The first pillar addresses the question of how to automatically evaluate a business process improvement idea. In other words, how to find out if and by how much a change to a business process will improve its performance? To address this question, we are developing a tool, called Simod, that automatically discovers a business process simulation model from a dataset containing historical traces of a business process. Simod incorporates several novel ideas, such as the use of machine learning techniques to optimize the fidelity of a simulation model, as well as algorithms to automatically discover the working timetables of workers in a business process, as well as work habits and patterns such as multi-tasking, batching, and prioritization. Discovering and accounting for specific work habits in a business process simulation model is essential in order to ensure that the simulation model closely reflects the reality.

The second pillar is an optimization engine that takes as input a historical execution dataset and generates all sorts of “candidate changes” that are likely to improve a process with respect to cost and time. This optimization engine relies on Simod to determine if and to what extent a given change improves (or degrades) the performance of the process.
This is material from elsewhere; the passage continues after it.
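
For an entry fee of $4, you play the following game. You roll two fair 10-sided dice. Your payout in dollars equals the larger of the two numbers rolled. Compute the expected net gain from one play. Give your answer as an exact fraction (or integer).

63/20 dollars

Distribution of the larger of the two numbers rolled: 1 w.p. 1/100, 2 w.p. 3/100, 3 w.p. 1/20, 4 w.p. 7/100, 5 w.p. 9/100, 6 w.p. 11/100, …
E[payout] = (1/100)·1 + (3/100)·2 + (1/20)·3 + (7/100)·4 + (9/100)·5 + (11/100)·6 + (13/100)·7 + (3/20)·8 + (17/100)·9 + (19/100)·10 = 143/20
Expected profit = 143/20 − 4 = 63/20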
The optimization engine then builds a set of optimal set of improvement opportunities.

A third pillar is a tool called Robidium, which analyzes interactions between office workers and software applications to detect repetitive data transfer routines that can be partially or fully automated. Robidium surgically separates tasks that can be automated and tasks that cannot be automated because they involve a human decision or human knowledge not present in the input data. Robidium then generates a script that allows a software bot to automatically replicate the repetitive tasks performed by humans. Each of the repetitive tasks identified by Robidium represents a potential improvement opportunity.
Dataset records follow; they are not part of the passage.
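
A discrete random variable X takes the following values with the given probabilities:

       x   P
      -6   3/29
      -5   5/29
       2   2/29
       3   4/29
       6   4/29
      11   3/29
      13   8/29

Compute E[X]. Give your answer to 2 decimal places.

E[X] = (3/29)·(-6) + (5/29)·(-5) + (2/29)·2 + (4/29)·3 + (4/29)·6 + (3/29)·11 + (8/29)·13
     = 134/29 ≈ 4.62

4.62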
We have also made inroads in the direction of optimization of business decisions. Along this front, we have developed a semi-automated method to discover condition-action rules to reduce the defect rate in a business process with respect to a given notion of “defect” (e.g. customer complaints, deadline violations, etc.). For example, we can automatically discover rules of the form “when a customer is from Southeast-Asia, then assigning activity A to worker X or executing activity A before activity B (rather than the other way around) increases the probability that this customer will be satisfied by 10%.” Such cause-effect relations help process managers to identify business process improvement opportunities.
We still have breakthroughs to achieve to make Simod applicable in a wider range of real scenarios. For example, we have found that in many real-life processes, people do not work in the process at fixed times of the days. Instead, they work at different times of the day with different probabilities (e.g. someone is likely to work on their tasks at 5pm with a small probability, and at 6pm with a smaller probability). Also, the performance of a worker differs at different times of the day or of the week, and workers suffer from fatigue effects and work differently under high workload and stress. Besides, some forms of waiting times (e.g. waiting for a phone call from a customer) cannot be directly discovered from historical execution data, since events like “receiving a phone call” are often not recorded. We are designing techniques to detect and account for such events that are “invisible” in the data.

The process optimization engine we have developed is still in its infancy. It only takes into account changes in the allocation of workers to tasks. We will continue extending it to take into account a wider range of changes, such as changes in the order of tasks in a process, or changes in the decision rules used in a process.

The techniques we have proposed have been validated mostly in vitro, via computational experiments. One of the main activities in the second half of the project is to confront the proposed techniques to end users, in real or realistic environments, and to collect feedback and refine the techniques for practical use.